I am trying to solve this problem : https://leetcode.com/problems/merge-k-sorted-lists/ , with the help of Min Heap. I am using priority queue as a min heap.
Now my code looks something like this :
ListNode* mergeKLists(vector<ListNode*>& lists) {
struct Compare {
bool operator() (const ListNode *a, const ListNode *b) {
return a->val > b->val;
}
};
// Use min heap to keep the smallest node of each list
priority_queue<ListNode *, vector<ListNode *>, Compare> min_heap;
for (auto n : lists) {
if(n){
min_heap.push(n);
}
}
.
.
.
.
}
I am getting the correct output.
The code min_heap.push(n); is pushing the entire linked list in the min_heap , i am not sure why is that happening.

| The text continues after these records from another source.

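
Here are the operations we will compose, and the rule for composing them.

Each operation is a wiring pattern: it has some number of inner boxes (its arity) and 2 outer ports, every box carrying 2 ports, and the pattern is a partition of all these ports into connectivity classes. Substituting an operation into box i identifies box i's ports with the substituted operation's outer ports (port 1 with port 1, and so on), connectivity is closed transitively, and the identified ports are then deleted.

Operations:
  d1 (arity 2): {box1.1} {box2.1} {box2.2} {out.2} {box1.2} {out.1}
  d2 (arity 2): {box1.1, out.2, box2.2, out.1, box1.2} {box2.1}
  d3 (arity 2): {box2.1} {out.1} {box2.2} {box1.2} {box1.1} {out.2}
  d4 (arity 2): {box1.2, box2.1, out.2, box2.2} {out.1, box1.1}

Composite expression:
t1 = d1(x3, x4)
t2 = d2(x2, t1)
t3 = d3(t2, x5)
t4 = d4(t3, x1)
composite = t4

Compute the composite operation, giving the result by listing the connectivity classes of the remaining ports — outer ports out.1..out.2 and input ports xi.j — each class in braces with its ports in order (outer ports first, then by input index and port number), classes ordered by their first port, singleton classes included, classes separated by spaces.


{out.1} {out.2, x1.1, x1.2} {x2.1, x2.2} {x3.1} {x3.2} {x4.1} {x4.2} {x5.1} {x5.2}

Two ports join when wires chain via d4-identified ports.
d1 over (x3, x4) gives {out.1} {out.2} {x3.1} {x3.2} {x4.1} {x4.2}, out.j being that stage's outer ports
d2 over (x2, x3, x4) gives {out.1, out.2, x2.1, x2.2} {x3.1} {x3.2} {x4.1} {x4.2}, out.j being that stage's outer ports
d3 over (x2, x3, x4, x5) gives {out.1} {out.2} {x2.1, x2.2} {x3.1} {x3.2} {x4.1} {x4.2} {x5.1} {x5.2}, out.j being that stage's outer ports
d4 over (x2, x3, x4, x5, x1) gives {out.1} {out.2, x1.1, x1.2} {x2.1, x2.2} {x3.1} {x3.2} {x4.1} {x4.2} {x5.1} {x5.2}, out.j being that stage's outer ports


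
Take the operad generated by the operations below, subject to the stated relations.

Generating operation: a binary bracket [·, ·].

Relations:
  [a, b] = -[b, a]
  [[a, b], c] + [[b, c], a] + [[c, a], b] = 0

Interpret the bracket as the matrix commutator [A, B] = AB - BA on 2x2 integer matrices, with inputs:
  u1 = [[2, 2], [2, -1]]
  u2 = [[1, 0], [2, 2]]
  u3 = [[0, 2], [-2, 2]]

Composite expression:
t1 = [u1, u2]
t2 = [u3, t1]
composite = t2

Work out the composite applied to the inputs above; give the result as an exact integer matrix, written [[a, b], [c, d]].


[[-12, -20], [-32, 12]]

[u1, u2] = [[4, 2], [-8, -4]]
[u3, [u1, u2]] = [[-12, -20], [-32, 12]]


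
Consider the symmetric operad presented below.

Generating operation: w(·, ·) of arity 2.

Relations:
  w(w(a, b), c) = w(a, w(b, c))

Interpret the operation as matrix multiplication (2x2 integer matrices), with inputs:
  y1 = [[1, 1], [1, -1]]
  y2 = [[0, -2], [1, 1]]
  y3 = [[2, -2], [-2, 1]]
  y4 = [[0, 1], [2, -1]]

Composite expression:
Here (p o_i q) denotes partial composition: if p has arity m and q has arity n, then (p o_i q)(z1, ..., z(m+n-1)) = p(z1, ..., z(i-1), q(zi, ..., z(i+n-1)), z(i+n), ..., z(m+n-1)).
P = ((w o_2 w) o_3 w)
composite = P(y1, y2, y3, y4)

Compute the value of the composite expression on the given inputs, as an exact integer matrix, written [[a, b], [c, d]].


[[-6, 7], [-2, 5]]

w(y3, y4) = [[-4, 4], [2, -3]]
w(y2, w(y3, y4)) = [[-4, 6], [-2, 1]]
w(y1, w(y2, w(y3, y4))) = [[-6, 7], [-2, 5]]


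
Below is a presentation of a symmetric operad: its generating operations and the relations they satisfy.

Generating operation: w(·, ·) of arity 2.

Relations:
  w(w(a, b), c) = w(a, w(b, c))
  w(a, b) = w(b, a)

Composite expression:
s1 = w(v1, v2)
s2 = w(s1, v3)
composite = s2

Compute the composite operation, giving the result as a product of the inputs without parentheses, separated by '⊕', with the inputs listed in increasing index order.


Shape and order are irrelevant to w; the v-input set decides.
w(v1, v2) linearizes to v1 ⊕ v2
w(w(v1, v2), v3) linearizes to v1 ⊕ v2 ⊕ v3
the factors in increasing index order: v1 ⊕ v2 ⊕ v3

v1 ⊕ v2 ⊕ v3


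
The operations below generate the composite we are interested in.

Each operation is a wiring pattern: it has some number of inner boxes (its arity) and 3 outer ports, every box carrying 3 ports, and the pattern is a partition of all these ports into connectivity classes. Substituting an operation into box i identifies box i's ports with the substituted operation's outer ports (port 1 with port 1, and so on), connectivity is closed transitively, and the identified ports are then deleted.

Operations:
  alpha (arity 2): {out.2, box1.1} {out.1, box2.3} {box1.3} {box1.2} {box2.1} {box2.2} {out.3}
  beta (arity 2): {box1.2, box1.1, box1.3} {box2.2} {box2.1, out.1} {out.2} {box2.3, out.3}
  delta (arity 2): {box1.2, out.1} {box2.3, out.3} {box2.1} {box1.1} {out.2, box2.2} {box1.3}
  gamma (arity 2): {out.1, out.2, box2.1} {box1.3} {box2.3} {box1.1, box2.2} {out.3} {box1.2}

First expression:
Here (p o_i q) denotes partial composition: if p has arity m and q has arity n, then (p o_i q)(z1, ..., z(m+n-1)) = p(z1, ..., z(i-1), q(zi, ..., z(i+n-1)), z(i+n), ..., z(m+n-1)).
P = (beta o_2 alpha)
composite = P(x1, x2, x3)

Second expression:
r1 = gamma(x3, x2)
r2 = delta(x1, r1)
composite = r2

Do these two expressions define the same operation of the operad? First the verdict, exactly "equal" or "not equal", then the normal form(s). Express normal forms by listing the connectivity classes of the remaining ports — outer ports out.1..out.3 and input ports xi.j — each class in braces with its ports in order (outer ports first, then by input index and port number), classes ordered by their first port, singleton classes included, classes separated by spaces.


The first expression reduces to {out.1, x3.3} {out.2} {out.3} {x1.1, x1.2, x1.3} {x2.1} {x2.2} {x2.3} {x3.1} {x3.2}
The second expression reduces to {out.1, x1.2} {out.2, x2.1} {out.3} {x1.1} {x1.3} {x2.2, x3.1} {x2.3} {x3.2} {x3.3}
They disagree, so not equal.

not equal: they reduce to {out.1, x3.3} {out.2} {out.3} {x1.1, x1.2, x1.3} {x2.1} {x2.2} {x2.3} {x3.1} {x3.2} and {out.1, x1.2} {out.2, x2.1} {out.3} {x1.1} {x1.3} {x2.2, x3.1} {x2.3} {x3.2} {x3.3}


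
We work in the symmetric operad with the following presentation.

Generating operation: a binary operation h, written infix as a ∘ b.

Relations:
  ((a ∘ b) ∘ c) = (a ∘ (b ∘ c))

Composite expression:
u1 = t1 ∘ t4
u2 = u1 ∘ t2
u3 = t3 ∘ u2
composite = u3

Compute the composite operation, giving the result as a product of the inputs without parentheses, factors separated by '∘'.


Key point: h is associative — brackets drop, the t-order remains.
(t1 ∘ t4) spells out as t1 ∘ t4
((t1 ∘ t4) ∘ t2) spells out as t1 ∘ t4 ∘ t2
(t3 ∘ ((t1 ∘ t4) ∘ t2)) spells out as t3 ∘ t1 ∘ t4 ∘ t2

t3 ∘ t1 ∘ t4 ∘ t2


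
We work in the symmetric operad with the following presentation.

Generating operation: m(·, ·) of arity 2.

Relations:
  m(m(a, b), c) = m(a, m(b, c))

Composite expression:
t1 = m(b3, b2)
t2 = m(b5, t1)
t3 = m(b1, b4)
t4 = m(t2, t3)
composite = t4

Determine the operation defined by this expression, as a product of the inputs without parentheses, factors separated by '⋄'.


Under associativity of m, the answer is the b's in reading order.
m(b3, b2) linearizes to b3 ⋄ b2
m(b5, m(b3, b2)) linearizes to b5 ⋄ b3 ⋄ b2
m(b1, b4) linearizes to b1 ⋄ b4
m(m(b5, m(b3, b2)), m(b1, b4)) linearizes to b5 ⋄ b3 ⋄ b2 ⋄ b1 ⋄ b4

b5 ⋄ b3 ⋄ b2 ⋄ b1 ⋄ b4


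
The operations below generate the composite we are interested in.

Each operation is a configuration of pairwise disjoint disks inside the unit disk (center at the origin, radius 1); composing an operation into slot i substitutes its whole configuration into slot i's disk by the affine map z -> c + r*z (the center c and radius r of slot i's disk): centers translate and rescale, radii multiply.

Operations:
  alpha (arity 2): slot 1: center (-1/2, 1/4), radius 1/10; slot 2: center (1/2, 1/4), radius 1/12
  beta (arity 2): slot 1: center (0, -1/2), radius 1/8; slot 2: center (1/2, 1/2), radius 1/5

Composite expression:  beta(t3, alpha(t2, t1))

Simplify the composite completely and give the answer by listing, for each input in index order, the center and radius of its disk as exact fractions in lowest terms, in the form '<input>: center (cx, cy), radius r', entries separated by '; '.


t1: center (3/5, 11/20), radius 1/60; t2: center (2/5, 11/20), radius 1/50; t3: center (0, -1/2), radius 1/8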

It should only push the first element of the linked list into the min_heap . right ?
Please let me know.
The structure of Nodes look like this :
struct ListNode {
* int val;
* ListNode *next;
* ListNode() : val(0), next(nullptr) {}
* ListNode(int x) : val(x), next(nullptr) {}
* ListNode(int x, ListNode *next) : val(x), next(next) {}
* };
With that kind of Node data structure, the reference to your first node is also the reference to your linked list, because the first node has next pointing to the second, then next->next will be pointing to the third... etc. So it is behaving as expected.
Current behaviour
After the execution of the for loop, you will have the queue with the first element of each linked list (which also contains the pointer to the rest of the linked list, but are not contained in the queue) sorted by value. Check its size and you'll see.
Expected behaviour
For what I've seen in the exercise, you need to insert not only the first node of each linked list, but all of them, so you should make a nested for loop to add, for each list, every node:
for (auto n : lists){ // for every list
ListNode* iterator = n;
// I assume that your last element in each list has next pointing to null
while(iterator) { // add all the nodes
min_heap.push(iterator);
iterator = iterator->next;
}
}
This will add every node in the list separately to the queue.
Important: If you use a function that prints linked lists, you will see a lot of repetitions here, because of the same reason that you saw the whole linked list in your first attempt. To see exactly what nodes are stored in the queue, you have to use a function that prints only the value of the node and doesn't uses next.